Kasus ini setidaknya merugikan negara hingga Rp 4,3 triliun. Bobroknya pengawasan dan penegakan hukum, koruptifnya pola pikir pejabat publik, dan ambisi eksploitasi Pemerintah atas nikel adalah kombo yang ideal untuk merusak pulau-pulau kecil.
Gambaran nikel di atas Pulau Kabaena bisa dilihat pada peta di bawah ini:

Sepanjang Maret 2024, Satya Bumi bersama Walhi Sultra melakukan penelitian di Kabaena. Temuannya, suku Bajau menjadi masyarakat paling terdampak dari eksploitasi di Kabaena.
Desa Baliara, Kabaena Barat menjadi permukiman suku Bajau terpadat di pulau ini. Di desa ini kami menemukan air laut yang berubah warna menjadi coklat kemerahan. Warga mengaku perubahan air ini telah terjadi setidaknya sejak sepuluh tahun lalu atau sejak tambang masuk ke wilayah itu. Warga yang sebelumnya bisa mencari ikan untuk sekadar makan di kolong rumah mereka, kini harus pergi lebih jauh hingga 20 mil ke tengah laut.
Untuk menghidupi keluarga, warga harus mengeluarkan solar hingga 15 liter. Jika dibandingkan sebelum limbah nikel merusak ekosistem laut Baliara, nelayan hanya membutuhkan 2 liter solar untuk melaut. Hal ini tak ayal, membuat masyarakat Bajau di Baliara terlilit utang. Kondisi yang sebelumnya jauh dari imajinasi mereka.
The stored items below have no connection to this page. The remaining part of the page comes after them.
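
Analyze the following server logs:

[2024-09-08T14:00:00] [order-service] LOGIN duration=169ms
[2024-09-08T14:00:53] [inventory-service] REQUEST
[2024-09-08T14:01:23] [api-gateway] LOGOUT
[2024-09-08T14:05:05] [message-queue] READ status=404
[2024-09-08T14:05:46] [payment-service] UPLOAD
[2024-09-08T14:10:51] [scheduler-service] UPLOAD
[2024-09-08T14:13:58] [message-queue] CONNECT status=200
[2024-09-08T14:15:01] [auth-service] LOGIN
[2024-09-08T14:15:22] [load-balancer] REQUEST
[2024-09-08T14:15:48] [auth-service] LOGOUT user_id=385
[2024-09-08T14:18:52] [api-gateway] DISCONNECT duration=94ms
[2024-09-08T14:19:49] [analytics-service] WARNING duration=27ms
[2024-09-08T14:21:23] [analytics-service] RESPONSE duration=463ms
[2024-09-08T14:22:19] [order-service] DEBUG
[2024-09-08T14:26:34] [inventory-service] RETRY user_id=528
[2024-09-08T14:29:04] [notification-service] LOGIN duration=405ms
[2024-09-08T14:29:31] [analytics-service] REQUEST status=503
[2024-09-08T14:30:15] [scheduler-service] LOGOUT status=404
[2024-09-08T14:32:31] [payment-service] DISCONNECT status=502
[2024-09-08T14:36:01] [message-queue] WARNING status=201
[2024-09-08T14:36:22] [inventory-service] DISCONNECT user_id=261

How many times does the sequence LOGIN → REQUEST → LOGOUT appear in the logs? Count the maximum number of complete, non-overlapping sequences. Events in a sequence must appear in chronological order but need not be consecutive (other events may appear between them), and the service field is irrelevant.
3

To count sequences:

1. Look for pattern: LOGIN → REQUEST → LOGOUT
2. Greedily scan the log in chronological order, matching each sequence element in turn (ignoring service)
3. Each time the full pattern completes, increment the count and restart matching from the next event
4. Complete non-overlapping sequences found: 3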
Dari Baliara, kami juga mendapat cerita tiga anak di bawah lima tahun tenggelam dan meninggal di genangan limbah tambang nikel. Sebagai informasi, anak suku Bajau umumnya telah andal menyelam sejak usia tiga tahun. Namun sejak sepuluh tahun lalu, orang tua tidak lagi mengizinkan anaknya untuk berenang dan belajar menyelam di laut karena kondisi air yang parah.
Anak-anak suku Bajau telah kehilangan kemampuan paling esensial mereka sebagai suku Bajau: menyelam. Satya Bumi dan Walhi Sulawesi Tenggara melihat kondisi ini sebagai pelanggaran HAM serius yang dilakukan Pemerintah Indonesia melalui ambisi nikelnya.
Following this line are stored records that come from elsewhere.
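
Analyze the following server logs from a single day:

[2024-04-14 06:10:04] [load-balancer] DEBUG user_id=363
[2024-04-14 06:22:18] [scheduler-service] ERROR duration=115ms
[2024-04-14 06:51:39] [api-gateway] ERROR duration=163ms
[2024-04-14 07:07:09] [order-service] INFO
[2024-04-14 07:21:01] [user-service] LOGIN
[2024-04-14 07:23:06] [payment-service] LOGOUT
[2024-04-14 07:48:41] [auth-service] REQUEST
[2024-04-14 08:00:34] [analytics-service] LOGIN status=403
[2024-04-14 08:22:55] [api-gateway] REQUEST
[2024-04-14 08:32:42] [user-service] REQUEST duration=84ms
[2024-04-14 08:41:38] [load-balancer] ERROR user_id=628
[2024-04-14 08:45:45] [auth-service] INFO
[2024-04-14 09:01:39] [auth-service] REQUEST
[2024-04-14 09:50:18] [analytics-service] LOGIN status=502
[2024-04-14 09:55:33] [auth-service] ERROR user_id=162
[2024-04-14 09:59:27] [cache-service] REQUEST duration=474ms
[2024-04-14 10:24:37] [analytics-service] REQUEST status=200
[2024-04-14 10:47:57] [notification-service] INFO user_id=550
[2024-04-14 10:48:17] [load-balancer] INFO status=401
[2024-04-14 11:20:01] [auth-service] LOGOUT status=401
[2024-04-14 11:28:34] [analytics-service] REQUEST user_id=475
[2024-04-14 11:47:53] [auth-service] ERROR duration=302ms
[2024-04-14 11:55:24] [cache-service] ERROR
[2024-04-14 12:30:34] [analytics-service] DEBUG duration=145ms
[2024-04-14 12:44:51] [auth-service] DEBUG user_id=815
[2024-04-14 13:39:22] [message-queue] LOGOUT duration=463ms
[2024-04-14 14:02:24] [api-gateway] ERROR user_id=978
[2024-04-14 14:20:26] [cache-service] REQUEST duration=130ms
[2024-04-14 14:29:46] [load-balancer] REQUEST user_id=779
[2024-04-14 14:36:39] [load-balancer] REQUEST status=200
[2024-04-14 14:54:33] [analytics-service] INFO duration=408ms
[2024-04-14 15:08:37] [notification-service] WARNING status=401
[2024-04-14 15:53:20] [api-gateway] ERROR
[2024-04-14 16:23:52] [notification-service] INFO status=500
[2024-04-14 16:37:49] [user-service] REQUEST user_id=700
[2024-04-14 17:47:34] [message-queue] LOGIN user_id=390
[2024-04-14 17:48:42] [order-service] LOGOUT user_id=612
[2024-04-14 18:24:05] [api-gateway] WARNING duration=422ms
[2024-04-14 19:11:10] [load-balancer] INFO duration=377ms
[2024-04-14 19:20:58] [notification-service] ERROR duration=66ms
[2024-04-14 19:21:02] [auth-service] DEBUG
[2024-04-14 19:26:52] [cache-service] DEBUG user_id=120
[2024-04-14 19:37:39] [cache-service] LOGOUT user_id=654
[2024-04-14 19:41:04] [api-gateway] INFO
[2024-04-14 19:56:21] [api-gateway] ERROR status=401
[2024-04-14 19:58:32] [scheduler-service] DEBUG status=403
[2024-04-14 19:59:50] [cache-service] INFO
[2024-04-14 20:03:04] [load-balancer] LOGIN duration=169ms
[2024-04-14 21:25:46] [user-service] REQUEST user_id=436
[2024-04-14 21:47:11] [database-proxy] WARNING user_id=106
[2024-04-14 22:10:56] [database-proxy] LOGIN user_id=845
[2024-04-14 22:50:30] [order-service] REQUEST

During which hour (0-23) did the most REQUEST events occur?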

Satya Bumi secara terstruktur melihat pelanggaran yang terjadi di Kabaena melalui wawancara terhadap penduduk. Sebagian besar dari mereka mengaku mengalami gangguan kesehatan akibat berkontak langsung dengan air laut yang dijadikan tempat tambang membuang limbah.
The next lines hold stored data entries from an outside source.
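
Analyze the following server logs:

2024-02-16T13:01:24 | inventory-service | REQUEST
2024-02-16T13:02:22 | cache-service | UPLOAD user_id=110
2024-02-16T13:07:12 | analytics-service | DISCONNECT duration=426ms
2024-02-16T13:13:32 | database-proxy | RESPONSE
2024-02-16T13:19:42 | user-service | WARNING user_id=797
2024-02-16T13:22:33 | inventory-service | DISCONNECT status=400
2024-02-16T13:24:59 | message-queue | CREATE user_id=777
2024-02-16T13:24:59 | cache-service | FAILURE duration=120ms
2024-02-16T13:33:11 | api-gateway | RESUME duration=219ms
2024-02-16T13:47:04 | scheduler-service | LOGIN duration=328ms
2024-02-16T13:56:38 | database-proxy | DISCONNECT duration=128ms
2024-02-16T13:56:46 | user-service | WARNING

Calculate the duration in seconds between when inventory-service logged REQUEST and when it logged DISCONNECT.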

Lebih jauh lagi, sebagian besar narasumber yang merupakan suku asli Bajau juga mengaku mengalami kesulitan perekonomian karena mereka yang sebelumnya bekerja sebagai nelayan harus berhenti bekerja karena laut telah tercemar.
Bajau di Kabaena yang hidup ratusan tahun menyatu dengan laut harus dipaksa menghentikan hubungannya dengan laut. “Kami bukan Bajau tanpa laut,” demikian pengakuan salah satu warga di Desa Puununu, Kabaena Selatan.
Hal ini juga disebabkan karena kerusakan ekosistem Kabaena. Sejumlah 94.2% narasumber kami mengaku bahwa lingkungan di Kabaena telah rusak karena nikel.

Pemerintah terus sesumbar bahwa industrialisasi nikel di Indonesia akan mensejahterakan masyarakat. Jika demikian, lantas apakah yang terjadi di Kabaena adalah gambaran kesejahteraan?